Quel est le point commun entre le taux d’occupation des services des urgences au Québec, le dénombrement des trajets faits en Bixi et la carte des îlots de chaleur à Montréal? Ce sont trois exemples de données ouvertes au public qui ont été extraites, nettoyées et analysées par des gestionnaires de données afin de les représenter de manière à les rendre utiles pour la société.
Les données ouvertes, comme les données confidentielles, sont effectivement partout, mais elles supposent des compétences particulières pour lesquelles il existe peu de formations universitaires à l’heure actuelle. L’École de bibliothéconomie et des sciences de l’information de l’Université de Montréal a mis sur pied deux programmes en gestion de données, un microprogramme de 1er cycle et un certificat, pour initier aux technologies de traitement des données et aborder les questions relatives à la gestion de données.
Des programmes pour acquérir des compétences opérationnelles solides
Le microprogramme de 1er cycle vise une initiation à la gestion de données grâce à trois cours qui constituent le programme.
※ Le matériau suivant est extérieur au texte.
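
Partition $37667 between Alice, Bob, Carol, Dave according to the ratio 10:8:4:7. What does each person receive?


Total parts = 10 + 8 + 4 + 7 = 29
Alice: 37667 × 10/29 = 12988.62
Bob: 37667 × 8/29 = 10390.90
Carol: 37667 × 4/29 = 5195.45
Dave: 37667 × 7/29 = 9092.03
= Alice: $12988.62, Bob: $10390.90, Carol: $5195.45, Dave: $9092.03

Alice: $12988.62, Bob: $10390.90, Carol: $5195.45, Dave: $9092.03


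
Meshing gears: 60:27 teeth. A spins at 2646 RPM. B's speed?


Gear ratio = 60:27 = 20:9
RPM_B = RPM_A × (teeth_A / teeth_B)
= 2646 × (60/27)
= 5880.0 RPM

5880.0 RPM


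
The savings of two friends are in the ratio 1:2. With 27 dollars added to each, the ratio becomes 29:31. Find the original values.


Let A = 1k, B = 2k.
(1k + 27) / (2k + 27) = 29/31
Cross-multiply: 31(1k + 27) = 29(2k + 27)
31k + 837 = 58k + 783
31k - 58k = 783 - 837
-27k = -54
k = -54/-27 = 2
A = 1×2 = 2, B = 2×2 = 4
= A = 2, B = 4

A = 2, B = 4


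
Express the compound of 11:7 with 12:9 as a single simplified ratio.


Compound ratio = (11×12) : (7×9)
= 132:63
GCD = 3
= 44:21

44:21


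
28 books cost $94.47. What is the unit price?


Unit rate = total / quantity
= 94.47 / 28
= $3.37 per unit

$3.37 per unit


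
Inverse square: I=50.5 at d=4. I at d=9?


I₁d₁² = I₂d₂²
I₂ = I₁ × (d₁/d₂)²
= 50.5 × (4/9)²
= 50.5 × 16/81
= 808/81
≈ 9.9753

9.9753


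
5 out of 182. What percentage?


Percentage = (part / whole) × 100
= (5 / 182) × 100
≈ 2.75%

2.75%


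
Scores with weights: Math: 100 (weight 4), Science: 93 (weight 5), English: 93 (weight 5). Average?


Numerator = 100×4 + 93×5 + 93×5
= 400 + 465 + 465
= 1330
Total weight = 14
Weighted avg = 1330/14
= 95.00

95.00


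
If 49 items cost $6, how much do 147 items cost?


Direct proportion: y/x = constant
k = 6/49 ≈ 0.1224
y₂ = k × 147 = 6 × 147 / 49 = 882/49
= 18.00

18.00


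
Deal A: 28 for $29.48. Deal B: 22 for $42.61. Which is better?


Deal A: $29.48/28 = $1.0529/unit
Deal B: $42.61/22 = $1.9368/unit
A is cheaper per unit
= Deal A

Deal A


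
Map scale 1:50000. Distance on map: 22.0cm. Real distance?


Real distance = map distance × scale
= 22.0cm × 50000
= 1100000 cm = 11000.0 m
= 11.000 km

11.000 km


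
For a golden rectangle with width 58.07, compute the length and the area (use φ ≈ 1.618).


φ = (1 + √5) / 2 ≈ 1.618
Length = width × φ = 58.07 × 1.618 = 93.95726
≈ 93.96
Area = width × length = 58.07 × 93.95726 = 5456.0980882 ≈ 5456.10
= Length: 93.96, Area: 5456.10

Length: 93.96, Area: 5456.10


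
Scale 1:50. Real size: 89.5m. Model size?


Model size = real / scale
= 89.5 / 50
= 1.7900 m

1.7900 m


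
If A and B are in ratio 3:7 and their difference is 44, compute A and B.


Let A = 3k, B = 7k.
7k - 3k = 44
4k = 44 → k = 44/4 = 11
A = 3×11 = 33, B = 7×11 = 77
= A = 33, B = 77

A = 33, B = 77


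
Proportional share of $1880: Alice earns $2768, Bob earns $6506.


Total income = 2768 + 6506 = $9274
Alice: $1880 × 2768/9274 = $561.12
Bob: $1880 × 6506/9274 = $1318.88
= Alice: $561.12, Bob: $1318.88

Alice: $561.12, Bob: $1318.88


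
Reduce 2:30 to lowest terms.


GCD(2, 30) = 2
2/2 : 30/2
= 1:15

1:15


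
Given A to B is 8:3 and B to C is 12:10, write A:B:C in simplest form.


Match B: multiply A:B by 12 → 96:36
Multiply B:C by 3 → 36:30
Combined: 96:36:30
GCD = 6
= 16:6:5

16:6:5


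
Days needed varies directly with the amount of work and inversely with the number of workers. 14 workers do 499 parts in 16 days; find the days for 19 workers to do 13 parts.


Days ∝ work / workers, so d₂ = d₁ × (m₁/m₂) × (w₂/w₁)
Workers factor (inverse): 14/19 ≈ 0.7368
Work factor (direct): 13/499 ≈ 0.0261
d₂ = 16 × 14/19 × 13/499 = (16 × 14 × 13) / (19 × 499) = 2912/9481
≈ 0.31 days

0.31 days


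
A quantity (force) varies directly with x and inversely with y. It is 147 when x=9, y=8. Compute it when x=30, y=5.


z = k·x/y
Solve for k using the known point: k = z·y/x = 147×8/9 = 1176/9 ≈ 130.6667
Now evaluate at x=30, y=5:
z = k × 30 / 5 = (1176 × 30) / (9 × 5) = 35280/45
= 784.0000

784.0000


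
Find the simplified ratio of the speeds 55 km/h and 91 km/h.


Ratio = 55:91
GCD = 1
Simplified = 55:91
Time ratio (same distance) = 91:55
Speed ratio = 55:91

55:91


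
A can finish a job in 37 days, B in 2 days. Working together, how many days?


Rate of A = 1/37 per day
Rate of B = 1/2 per day
Combined rate = 1/37 + 1/2 = 39/74 ≈ 0.5270 per day
Days = 1 / combined rate = 74/39
≈ 1.90 days

1.90 days


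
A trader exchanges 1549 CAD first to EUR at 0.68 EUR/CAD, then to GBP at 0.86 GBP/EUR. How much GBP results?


Step 1: 1549 CAD × 0.68 = 1053.32 EUR
Step 2: 1053.32 EUR × 0.86 = 905.86 GBP
Implied rate CAD→GBP = 0.68 × 0.86 = 0.5848
= 905.86 GBP

905.86 GBP


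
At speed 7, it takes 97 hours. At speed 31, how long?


Inverse proportion: x × y = constant
k = 7 × 97 = 679
y₂ = k / 31 = 679 / 31
= 21.90

21.90


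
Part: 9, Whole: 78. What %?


Percentage = (part / whole) × 100
= (9 / 78) × 100
≈ 11.54%

11.54%


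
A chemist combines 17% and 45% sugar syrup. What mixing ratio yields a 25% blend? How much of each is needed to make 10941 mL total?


Let x parts of 17% mix with y parts of 45%.
17x + 45y = 25(x + y)
17x + 45y = 25x + 25y
x(17 - 25) = y(25 - 45)
x/y = (45 - 25)/(25 - 17) = 20/8
Simplify: 5:2
Total parts = 7; one part = 10941/7 = 1563.00 mL
17% solution: 5×1563.00 = 7815.00 mL
45% solution: 2×1563.00 = 3126.00 mL
= ratio 5:2; 7815.00 mL and 3126.00 mL

ratio 5:2; 7815.00 mL and 3126.00 mL


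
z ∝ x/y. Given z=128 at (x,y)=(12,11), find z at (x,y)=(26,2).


z = k·x/y
Solve for k using the known point: k = z·y/x = 128×11/12 = 1408/12 ≈ 117.3333
Now evaluate at x=26, y=2:
z = k × 26 / 2 = (1408 × 26) / (12 × 2) = 36608/24
≈ 1525.3333

1525.3333


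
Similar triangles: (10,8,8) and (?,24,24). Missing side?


Scale factor = 24/8 = 3
Missing side = 10 × 3
= 30.0

30.0


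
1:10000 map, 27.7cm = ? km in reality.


Real distance = map distance × scale
= 27.7cm × 10000
= 277000 cm = 2770.0 m
= 2.770 km

2.770 km


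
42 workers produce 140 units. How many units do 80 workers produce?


Direct proportion: y/x = constant
k = 140/42 ≈ 3.3333
y₂ = k × 80 = 140 × 80 / 42 = 11200/42
≈ 266.67

266.67


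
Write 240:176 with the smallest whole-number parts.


GCD(240, 176) = 16
240/16 : 176/16
= 15:11

15:11


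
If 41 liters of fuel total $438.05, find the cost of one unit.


Unit rate = total / quantity
= 438.05 / 41
= $10.68 per unit

$10.68 per unit


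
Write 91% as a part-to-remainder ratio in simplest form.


91% means 91 parts out of 100; remainder = 9
Part : remainder = 91:9
GCD = 1
= 91:9

91:9


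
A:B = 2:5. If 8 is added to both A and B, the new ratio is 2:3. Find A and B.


Let A = 2k, B = 5k.
(2k + 8) / (5k + 8) = 2/3
Cross-multiply: 3(2k + 8) = 2(5k + 8)
6k + 24 = 10k + 16
6k - 10k = 16 - 24
-4k = -8
k = -8/-4 = 2
A = 2×2 = 4, B = 5×2 = 10
= A = 4, B = 10

A = 4, B = 10


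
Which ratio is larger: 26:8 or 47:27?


26/8 = 3.2500
47/27 = 1.7407
3.2500 > 1.7407, so 26:8 is greater
= 26:8

26:8


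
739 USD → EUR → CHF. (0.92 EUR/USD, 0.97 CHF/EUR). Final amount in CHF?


Step 1: 739 USD × 0.92 = 679.88 EUR
Step 2: 679.88 EUR × 0.97 = 659.48 CHF
Implied rate USD→CHF = 0.92 × 0.97 = 0.8924
= 659.48 CHF

659.48 CHF


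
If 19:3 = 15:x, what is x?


Cross multiply: 19 × x = 3 × 15
19x = 45
x = 45 / 19
= 2.37

2.37


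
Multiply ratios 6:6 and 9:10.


Compound ratio = (6×9) : (6×10)
= 54:60
GCD = 6
= 9:10

9:10


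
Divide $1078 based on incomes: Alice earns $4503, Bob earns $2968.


Total income = 4503 + 2968 = $7471
Alice: $1078 × 4503/7471 = $649.74
Bob: $1078 × 2968/7471 = $428.26
= Alice: $649.74, Bob: $428.26

Alice: $649.74, Bob: $428.26


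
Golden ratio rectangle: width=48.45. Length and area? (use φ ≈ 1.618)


φ = (1 + √5) / 2 ≈ 1.618
Length = width × φ = 48.45 × 1.618 = 78.3921
≈ 78.39
Area = width × length = 48.45 × 78.3921 = 3798.097245 ≈ 3798.10
= Length: 78.39, Area: 3798.10

Length: 78.39, Area: 3798.10


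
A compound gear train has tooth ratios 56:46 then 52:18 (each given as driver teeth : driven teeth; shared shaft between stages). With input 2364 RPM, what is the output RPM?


Stage 1: RPM_B = RPM_A × t_A/t_B = 2364 × 56/46 = 132384/46 ≈ 2877.91
B and C share a shaft → RPM_C = RPM_B
Stage 2: RPM_D = RPM_C × t_C/t_D = RPM_A × (t_A×t_C)/(t_B×t_D)
Overall ratio = (56×52)/(46×18) = 2912/828
RPM_D = 2364 × 2912/828 = 6883968/828
≈ 8313.97 RPM

8313.97 RPM


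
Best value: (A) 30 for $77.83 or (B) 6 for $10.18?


Deal A: $77.83/30 = $2.5943/unit
Deal B: $10.18/6 = $1.6967/unit
B is cheaper per unit
= Deal B

Deal B


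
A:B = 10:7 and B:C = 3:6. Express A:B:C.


Match B: multiply A:B by 3 → 30:21
Multiply B:C by 7 → 21:42
Combined: 30:21:42
GCD = 3
= 10:7:14

10:7:14


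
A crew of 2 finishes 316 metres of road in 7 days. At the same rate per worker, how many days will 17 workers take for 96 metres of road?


Days ∝ work / workers, so d₂ = d₁ × (m₁/m₂) × (w₂/w₁)
Workers factor (inverse): 2/17 ≈ 0.1176
Work factor (direct): 96/316 ≈ 0.3038
d₂ = 7 × 2/17 × 96/316 = (7 × 2 × 96) / (17 × 316) = 1344/5372
≈ 0.25 days

0.25 days


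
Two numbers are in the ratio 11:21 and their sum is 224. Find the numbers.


Let A = 11k, B = 21k.
11k + 21k = 224
32k = 224 → k = 224/32 = 7
A = 11×7 = 77, B = 21×7 = 147
= A = 77, B = 147

A = 77, B = 147


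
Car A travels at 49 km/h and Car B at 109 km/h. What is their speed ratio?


Ratio = 49:109
GCD = 1
Simplified = 49:109
Time ratio (same distance) = 109:49
Speed ratio = 49:109

49:109


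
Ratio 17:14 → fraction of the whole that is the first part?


Total parts = 17 + 14 = 31
First part: 17/31 = 17/31
= 17/31

17/31


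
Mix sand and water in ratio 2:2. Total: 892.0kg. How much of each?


Total parts = 2 + 2 = 4
sand: 892.0 × 2/4 = 446.0kg
water: 892.0 × 2/4 = 446.0kg
= 446.0kg and 446.0kg

446.0kg and 446.0kg


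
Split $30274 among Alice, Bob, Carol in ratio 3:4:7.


Total parts = 3 + 4 + 7 = 14
Alice: 30274 × 3/14 = 6487.29
Bob: 30274 × 4/14 = 8649.71
Carol: 30274 × 7/14 = 15137.00
= Alice: $6487.29, Bob: $8649.71, Carol: $15137.00

Alice: $6487.29, Bob: $8649.71, Carol: $15137.00


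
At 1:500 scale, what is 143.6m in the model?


Model size = real / scale
= 143.6 / 500
= 0.2872 m

0.2872 m


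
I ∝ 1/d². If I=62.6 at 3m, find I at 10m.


I₁d₁² = I₂d₂²
I₂ = I₁ × (d₁/d₂)²
= 62.6 × (3/10)²
= 62.6 × 9/100
= 563.4/100
= 5.6340

5.6340


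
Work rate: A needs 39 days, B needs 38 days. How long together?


Rate of A = 1/39 per day
Rate of B = 1/38 per day
Combined rate = 1/39 + 1/38 = 77/1482 ≈ 0.0520 per day
Days = 1 / combined rate = 1482/77
≈ 19.25 days

19.25 days


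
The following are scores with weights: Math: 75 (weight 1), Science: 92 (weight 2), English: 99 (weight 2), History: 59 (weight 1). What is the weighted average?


Numerator = 75×1 + 92×2 + 99×2 + 59×1
= 75 + 184 + 198 + 59
= 516
Total weight = 6
Weighted avg = 516/6
= 86.00

86.00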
Au certificat, 18 crédits à option viennent s’ajouter à ces trois mêmes cours pour une formation plus complète qui intègre notamment l’application des techniques de gestion possibles dans certains domaines des sciences humaines et sociales, comme l’histoire ou la démographie. Il s’agit donc d’un programme qui se veut flexible pour répondre à des champs d’intérêt ou des objectifs professionnels variés: il est possible de se concentrer, par exemple, sur les humanités numériques, la création des données, leur effet sociétal ou encore l’analyse informatique de données.
Une formation en gestion de données permettra donc, à terme, de distinguer les différents types de données (massives, ouvertes, confidentielles), d’en comprendre les enjeux (par exemple les notions de marchandisation, d’atteinte à la vie privée ou encore de souveraineté) et d’acquérir une certaine maîtrise d’outils logiciels dans le but de faire ressortir leurs caractéristiques essentielles pour les rendre utiles. Savoir les extraire, les nettoyer et les ordonner permet une corrélation des données qui peut mener à l’obtention d’un financement, à des politiques publiques ou même à la création d’applications mobiles qui servent le quotidien.
Ces deux nouveaux programmes s’adressent à des étudiantes et étudiants en sciences humaines et sociales qui pourraient être appelés à travailler avec des données, qu’il s’agisse de gérer les informations confidentielles au sujet d’une clientèle, de corriger et d’uniformiser un ensemble de données existantes ou encore de soutenir la prise de décision en colligeant les données appropriées. Des carrières en architecture de données, en gouvernance de données ou comme spécialiste en métadonnées sont à portée de main avec le certificat en poche.
Contrairement à ce qu’on pourrait penser, les programmes ne demandent pas de compétences informatiques poussées et ne visent pas non plus à en acquérir, puisqu’il n’est pas question de traitement de données massives. La gestion de données proposée dans ces formations s’applique davantage aux sciences sociales et humaines, dans un souci de transparence des administrations publiques, mais aussi pour les rendre visibles à tous.
Un certificat qui mène à l’obtention d’un baccalauréat
Le certificat en gestion de données peut être jumelé à certaines majeures ou mineures d’autres disciplines pour l’obtention d’un baccalauréat par cumul avec appellation ou encore d’un baccalauréat par cumul. Ainsi, il sera possible d’associer des connaissances et compétences en gestion de données à celles d’un autre domaine pour obtenir un diplôme à son image en vue d’une entrée sur le marché du travail.